I'll probably have a LOT more questions as I move forward with this but I'd like to hear any and all suggestions regarding this open/plugged port issue first. I will say at this point I'm not leaning toward the sonotube design, as I don't want a tall sub. That said, I don't yet know what configuration/demensions I will go with, but would like to stay around a volume of 6'.

Thanks in advance for any input you all might have!


----------



## SteveCallas (Apr 29, 2006)

Tuning a 6 cubic foot enclosure to 17.5hz using three 4" diameter ports means each port would have to be ~52" long. That wouldn't fit inside the enclosure and first port resonance would likely be audible at ~130hz. I'd aim to keep port length <36". Additionally, the natural FR doesn't appear that it would result in an in room FR that extends flat too deeply, but that may just be personal preference.

The thing is, when using a relatively small ported enclosure - and 6 cubic feet is relatively small for a ported 15" - you can't effectively get the most out of a low tune. As the tuning drops, enclosure size would ideally increase, boosting low end sensitivity, keeping FR relatively flat and deep, and allowing for large diameter porting since the amount of air moving through the port will be increasing as well. A single larger port will offer less compromise than several smaller ones.

Hope that helps.


----------



## Guest (Jan 26, 2007)

Thanks Steve that helps. I downloaded a couple of different design tools that I fumbled with and got different numbers from each one. I did experiment with the Sonosub calculator and if I understand it correctly I think I could go with a 24" dia tube, 36" high for a volume of roughly 9ft3 or 260L. with a 6" port approx 16" long, the sub would be tuned at about 16Hz. This was with the default driver, the SS RPL 15 which I believe is fairly similar to the TC 2000 I have ordered.
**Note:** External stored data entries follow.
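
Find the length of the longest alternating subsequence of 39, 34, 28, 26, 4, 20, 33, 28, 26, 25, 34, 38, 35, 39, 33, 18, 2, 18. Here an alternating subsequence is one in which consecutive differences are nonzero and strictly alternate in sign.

9

A longest alternating subsequence is 39, 28, 33, 28, 38, 35, 39, 2, 18 (positions 1,3,7,8,12,13,14,17,18); its 8 consecutive differences strictly alternate in sign, and length 9 is optimal.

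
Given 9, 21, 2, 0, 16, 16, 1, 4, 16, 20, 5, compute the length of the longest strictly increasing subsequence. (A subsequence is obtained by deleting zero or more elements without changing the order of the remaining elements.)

Let dp[i] be the longest increasing subsequence ending at position i. Then dp = [1, 2, 1, 1, 2, 2, 2, 3, 4, 5, 4].
The maximum is 5; one witness is 0, 1, 4, 16, 20 at positions 4,7,8,9,10.

5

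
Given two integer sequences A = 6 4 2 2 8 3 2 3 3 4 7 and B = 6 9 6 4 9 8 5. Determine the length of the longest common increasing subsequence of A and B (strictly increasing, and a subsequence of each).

A longest common strictly increasing subsequence is 6, 8 (length 2); it appears in order in both A and B, and no longer such subsequence exists.

2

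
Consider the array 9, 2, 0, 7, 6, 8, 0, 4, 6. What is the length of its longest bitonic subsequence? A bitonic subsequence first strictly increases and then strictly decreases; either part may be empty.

4

Let inc[i] be the LIS ending at i and dec[i] the longest strictly decreasing subsequence starting at i. inc = [1, 1, 1, 2, 2, 3, 1, 2, 3], dec = [4, 2, 1, 3, 2, 2, 1, 1, 1].
max_i inc[i]+dec[i]−1 = 4, with one witness 9, 7, 6, 4.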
I was shying away from the sonosub design because it seemed like most of them are quite large speakers 5' tall or more! I have read many threads explaining why the extra internal volume helps for low Hz tuning and fairly flat response, so by going with a smaller (shorter) tube with a volume of 260L or so, would I have to sacrifice in the higher registers - say above 60 or 80Hz?
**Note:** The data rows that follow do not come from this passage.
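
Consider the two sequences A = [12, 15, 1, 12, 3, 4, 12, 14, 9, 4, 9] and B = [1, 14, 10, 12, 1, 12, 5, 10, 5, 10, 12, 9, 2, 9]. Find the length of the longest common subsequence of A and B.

6

A longest common subsequence is 12, 1, 12, 12, 9, 9 (length 6); the LCS DP confirms no longer common subsequence exists.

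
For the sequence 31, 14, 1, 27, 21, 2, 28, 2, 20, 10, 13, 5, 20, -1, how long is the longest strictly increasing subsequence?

Scanning left to right, the best length ending at each element is: 31→1, 14→1, 1→1, 27→2, 21→2, 2→2, 28→3, 2→2, 20→3, 10→3, 13→4, 5→3, 20→5, -1→1.
So the longest increasing subsequence has length 5, e.g. 1, 2, 10, 13, 20.

5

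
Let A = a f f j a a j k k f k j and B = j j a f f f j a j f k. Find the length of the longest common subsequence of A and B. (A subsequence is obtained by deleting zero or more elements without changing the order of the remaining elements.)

A longest common subsequence is affjajfk (length 8); the LCS DP confirms no longer common subsequence exists.

8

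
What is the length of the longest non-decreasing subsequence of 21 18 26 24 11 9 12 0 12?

Let dp[i] be the longest non-decreasing subsequence ending at position i. Then dp = [1, 1, 2, 2, 1, 1, 2, 1, 3].
The maximum is 3; one witness is 11, 12, 12 at positions 5,7,9.

3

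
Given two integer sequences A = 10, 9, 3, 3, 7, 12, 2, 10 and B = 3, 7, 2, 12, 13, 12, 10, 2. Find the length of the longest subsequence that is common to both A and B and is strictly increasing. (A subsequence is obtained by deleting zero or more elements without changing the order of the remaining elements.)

A longest common strictly increasing subsequence is 3, 7, 12 (length 3); it appears in order in both A and B, and no longer such subsequence exists.

3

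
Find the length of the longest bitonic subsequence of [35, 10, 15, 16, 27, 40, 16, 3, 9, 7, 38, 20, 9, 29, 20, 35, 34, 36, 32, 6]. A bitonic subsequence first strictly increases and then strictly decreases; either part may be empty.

10

One longest bitonic subsequence is 10, 15, 16, 27, 40, 38, 35, 34, 32, 6 (positions 2,3,4,5,6,11,16,17,19,20): it rises to 40 then falls. Length 10 is optimal.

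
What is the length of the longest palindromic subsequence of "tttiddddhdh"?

5

One longest palindromic subsequence is ddddd (positions 5,6,7,8,10); it reads the same forward and backward, and the interval DP gives dp[1][11] = 5.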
I should mention that I do have a 10" JBL sub which was not handling the low freq very well during movies, so I thought I would put an in-line high pass filter (30Hz) on that one and build the larger sub to handle the really low signals. My viewing room is 13X21X8.5 or 2320 sq ft. Does this sound reasonable?


----------



## SteveCallas (Apr 29, 2006)

A TC 2000 15 or RLP-15 sub will outclass the 10" JBL sub is every way, shape, and form :T The TC 2000 15" svc in 260 effective liters with a 16hz tuning will work nicely, but the 6" diameter port will need to be longer than 16", it would be more like 27-28". The issue that arises is that the tube is only 36" long: subtract the thickness of the endcaps and the distance the driver extends into the enclosure, and your port won't have much brathing room. You could tune it to 18hz and still have a nice looking response, but then the issue arises that you probably need a high pass filter. Member chasw might be selling some and that could be an option. A lot of us get away with no highpass by using really low tunes.

Is the 36" your max allowable height? And keep in mind that a 24" diameter tube is fairly wide.


----------